Embedded video is broken

1 May 2008, 3pm

The highlights of my first trip to Europe, at the age of nineteen, were as follows: getting mugged at knifepoint by a tweaking mass of dreadlocks in Amsterdam (followed by a delightfully sleepless, dehydrated night in a hostel built by Satan himself); hearing, with stunned disbelief, a person of Japanese heritage speak in a cockney accent; and sitting on a Tate Gallery bench staring at the paintings of Francis Bacon, whose work I spent all my late teens and early twenties pretending to understand (still don’t, twenty years on, but continue to enjoy the hell out of).

I was going to tell you about this magnificent South Bank Show on Bacon, made around the same time as that trip (the best bit is the lunch, but do watch all six parts), and now that I’ve done that (just there, a few words back) I realise it’s been, what, twenty seconds since I rattled on all high and mighty and finger-pointy about some user interface issue, so let us then consider for a moment that embedded video is broken.

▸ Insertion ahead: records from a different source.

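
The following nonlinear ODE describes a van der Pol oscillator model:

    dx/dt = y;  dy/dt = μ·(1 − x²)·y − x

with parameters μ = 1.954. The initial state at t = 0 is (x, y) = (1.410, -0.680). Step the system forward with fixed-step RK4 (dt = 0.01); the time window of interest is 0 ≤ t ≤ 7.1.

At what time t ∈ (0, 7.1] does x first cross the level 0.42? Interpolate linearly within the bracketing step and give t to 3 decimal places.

t = 0.976

t=0.000: state=(1.410, -0.680)
step 1 (dt=0.01): k1=(-0.680, -0.097), k2=(-0.680, -0.105), k3=(-0.681, -0.105), k4=(-0.681, -0.114); state += dt/6·(k1+2k2+2k3+k4)
t=0.010: state=(1.403, -0.681)
t=0.020: state=(1.396, -0.682)
t=0.030: state=(1.390, -0.684)
continuing one RK4 step at a time; state shown every 25 steps (Δt=0.25):
t=0.250: state=(1.233, -0.752)
t=0.500: state=(1.026, -0.922)
t=0.750: state=(0.759, -1.250)
t=0.970: state=(0.431, -1.792)
next step: t=0.980: state=(0.412, -1.825) — x has crossed 0.42
linear interpolation between t=0.970 (0.43050) and t=0.980 (0.41241) → t≈0.976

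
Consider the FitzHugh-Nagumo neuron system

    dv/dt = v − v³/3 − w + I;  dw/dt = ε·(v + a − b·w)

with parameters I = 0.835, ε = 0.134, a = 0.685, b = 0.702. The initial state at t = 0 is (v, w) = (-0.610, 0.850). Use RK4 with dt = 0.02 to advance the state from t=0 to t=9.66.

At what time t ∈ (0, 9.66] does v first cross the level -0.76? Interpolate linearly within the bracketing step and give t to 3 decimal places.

t=0.000: state=(-0.610, 0.850)
step 1 (dt=0.02): k1=(-0.549, -0.070), k2=(-0.552, -0.071), k3=(-0.552, -0.071), k4=(-0.555, -0.071); state += dt/6·(k1+2k2+2k3+k4)
t=0.020: state=(-0.621, 0.849)
t=0.040: state=(-0.632, 0.847)
t=0.060: state=(-0.643, 0.846)
t=0.240: state=(-0.749, 0.831)
next step: t=0.260: state=(-0.761, 0.829) — v has crossed -0.76
linear interpolation between t=0.240 (-0.74900) and t=0.260 (-0.76114) → t≈0.258

t = 0.258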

To my mind the point of failure lies at offering only two options to the viewer: stay locked onto the web page, which, no matter the site, is like watching a dancing bear on a television being carried by a dancing bear, or go full-screen, which, given both the resolution thang and one’s god-given ability to perform more than one activity at a time, is rarely attractive.

I know it’s possible to sneak in the back door of some video sharing sites and download files to watch on a standalone player, but that’s no solution to the problem.

This happens several times a day: I find myself at Youtube or Vimeo or Brightcove or wherever, begin watching something interesting, and immediately start looking for a way to put that in a corner of my screen so I can continue working or doing, um, research, and cast my eyes back to it whenever interest demands I do so. This evidently can’t be done using any of the popular embedded video gear, so I end up resizing the browser window (which results in layout chaos) and opening up a fresh window to resume what I was doing before. This is lame, this is broken.

Please Mr Internets, make a standard embedded video solution that allows us to pop up an actual-size window in which to watch the dancing bears while we continue to save the world. Thanks in advance.